I did not strive to invent any new method of playing the piano. It is my belief that Bach, Beethoven, Mozart, Liszt and Chopin were not only outstanding composers but outstanding pianists. Too I believe the piano to be a prodigious marvellous instrument – if the performer knows how to handle it. Two hundred years ago, Carl Phillip Emanuel Bach started a campaign to make the piano a singing instrument. He writes about the “thumping” pianists, who by dint of ghastly effort, finally succeeded in casting competent listeners to hate the piano. If the reader will but recollect, how often, at the recitals of such piano-murderers, he wished that the piano were able to hit back, he will realise that even in our time we still have to fight against this kind of piano playing.

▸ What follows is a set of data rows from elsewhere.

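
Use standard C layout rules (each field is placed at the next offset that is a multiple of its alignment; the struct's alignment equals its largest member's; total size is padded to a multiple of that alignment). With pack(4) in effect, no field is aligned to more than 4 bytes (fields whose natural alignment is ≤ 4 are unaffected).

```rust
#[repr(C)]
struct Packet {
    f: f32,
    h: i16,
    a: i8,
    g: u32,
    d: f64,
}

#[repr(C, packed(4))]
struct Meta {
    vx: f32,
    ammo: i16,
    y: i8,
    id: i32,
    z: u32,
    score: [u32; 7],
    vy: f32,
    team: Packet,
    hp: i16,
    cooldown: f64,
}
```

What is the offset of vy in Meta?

Packet: f at 0 (size 4, align 4) → ends 4; h at 4 (size 2, align 2) → ends 6; a at 6 (size 1, align 1) → ends 7; pad 1 to align 4 for g; g at 8 (size 4, align 4) → ends 12; pad 4 to align 8 for d; d at 16 (size 8, align 8) → ends 24; total 24 bytes, alignment 8
vx at 0 (size 4, align 4) → ends 4
ammo at 4 (size 2, align 2) → ends 6
y at 6 (size 1, align 1) → ends 7
pad 1 to align 4 for id
id at 8 (size 4, align 4) → ends 12
z at 12 (size 4, align 4) → ends 16
score at 16 (size 28, align 4) → ends 44
vy at 44 (size 4, align 4) → ends 48

44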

It is not a new, more modern method of piano playing we need, but good piano playing. The structure of the human organism has not undergone any changes since Beethoven’s time and – in its essentials – the mechanism of the piano has also remained the same. Thus we have to find the common factors in the relation of the great artists to their instrument. This will reveal the right path which we, too, should follow. A superficial examination, however, will not prove sufficient. If a general law is not confirmed by everyday practice, it will thereby have been shown to be invalid save on paper. We will, therefore, accept only data adequate both from the point of view of anatomy and physics, that can be verified by physiology and, at the same time, in conformity with the experiences gained in concert halls and in teaching.

I have been working on this book for twenty years. During these years I have arrived at certain new perceptions and conclusions which made the use of new expressions inevitable. These will become intelligible for the reader only if he will take the trouble to study the book thoroughly and carefully, chapter by chapter.


I commend my book to those who are labouring to make the piano once more a singing instrument.